I'm Luke Chang with the Milwaukee County Sheriff's Office. I am a detective with the department assigned to a drug task force, but my additional duty is as a SWAT training coordinator. [We conduct] a week- long training for our SWAT team and bomb squad. It takes a couple of months to prepare [for the training because we have to coordinate with] the civilian side, with the buildings and the different venues [where we] train. [Sometimes] trying to get all the scheduling for the department handled can be a logistic nightmare in and of itself. Even locally, within the past year, we were very busy with the Azana Spa shooting and the Sikh temple incident. We deployed to both of those locations, and were instrumental in the resolution of each one.
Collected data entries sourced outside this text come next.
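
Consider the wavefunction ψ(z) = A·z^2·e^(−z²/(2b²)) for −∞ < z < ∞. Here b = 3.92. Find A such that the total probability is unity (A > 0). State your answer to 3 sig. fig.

We need A² ∫|f|² dz = 1, taking the integral from −∞ to ∞.
Carrying out the integral gives A² · 3·√(π)·b^5/4.
So A² = (3·√(π)·b^5/4)^(−1).
Plugging in b = 3.92 yields A = 0.02851.

A ≈ 0.0285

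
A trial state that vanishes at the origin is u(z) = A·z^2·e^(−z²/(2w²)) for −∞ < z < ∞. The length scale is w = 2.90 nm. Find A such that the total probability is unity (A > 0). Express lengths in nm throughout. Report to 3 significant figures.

A ≈ 0.0606 nm^(-5/2)

The normalization condition is ∫|u|² dz = 1 from −∞ to ∞.
Differentiating ∫e^(−αz²) dz = √(π/α) under α to get the higher moments, ∫|u|² dz = A²·(3·√(π)·w^5/4).
With w = 2.90: A² = 0.003668 and A = 0.06056.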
[If you] look at a national level, the naval [base] shooting in Denver and the Sandy Hook incident, they are reminders that we as a department, more specifically as a SWAT and Explosive Ordnance Disposal (EOD) team, need to stay vigilant and prepared. [There is no] better time to do it [then right now] when we have a facility like this [one where] we can train. We are practicing less lethal right now which is taking place behind me. We're also [going to do] later on this afternoon, manual breaching, break and rake, and explosive reaching.
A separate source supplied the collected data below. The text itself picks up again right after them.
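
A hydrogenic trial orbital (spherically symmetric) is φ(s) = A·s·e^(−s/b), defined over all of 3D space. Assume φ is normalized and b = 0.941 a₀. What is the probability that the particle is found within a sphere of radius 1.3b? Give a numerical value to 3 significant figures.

P ≈ 0.123

P = ∫ |φ|² 4πs² ds over s ≤ 1.3b.
A² is fixed by ∫₀^∞ 4πs²|φ|² ds = 1, i.e. A² = (3·π·b^5)^(−1).
Substituting u = s/b, A², 4π and the length scale all cancel in the ratio: P = ∫_{0}^{1.3} u^4·e^(-2·u) du / ∫_{0}^{∞} u^4·e^(-2·u) du.
An antiderivative of u^4·e^(-2·u) is -(u^4/2 + u^3 + 3·u^2/2 + 3·u/2 + 3/4)·e^(-2·u); evaluating from 0 to 1.3 gives ≈ 0.091932, while the full integral is 3/4.
Taking the ratio yields P = 0.1226.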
[What's going on here is called] less lethal. What that [means] is firing a 40-mm projectile similar to something like this. We call it less lethal, because it's designed to disable and disrupt but not permanently harm someone. What we'll be doing this afternoon is called break and rake. [That uses] longer poles with a couple of handles on [them] that we use to breach windows and clear them out so that if the team needs to, they can use a window as a port or a secondary entry point. When we show up to a scene [in the] real world, we get the job done. We show up, we know what we're doing, we're prepared, and we resolve it as peacefully and efficiently as possible. That's what makes it all worthwhile.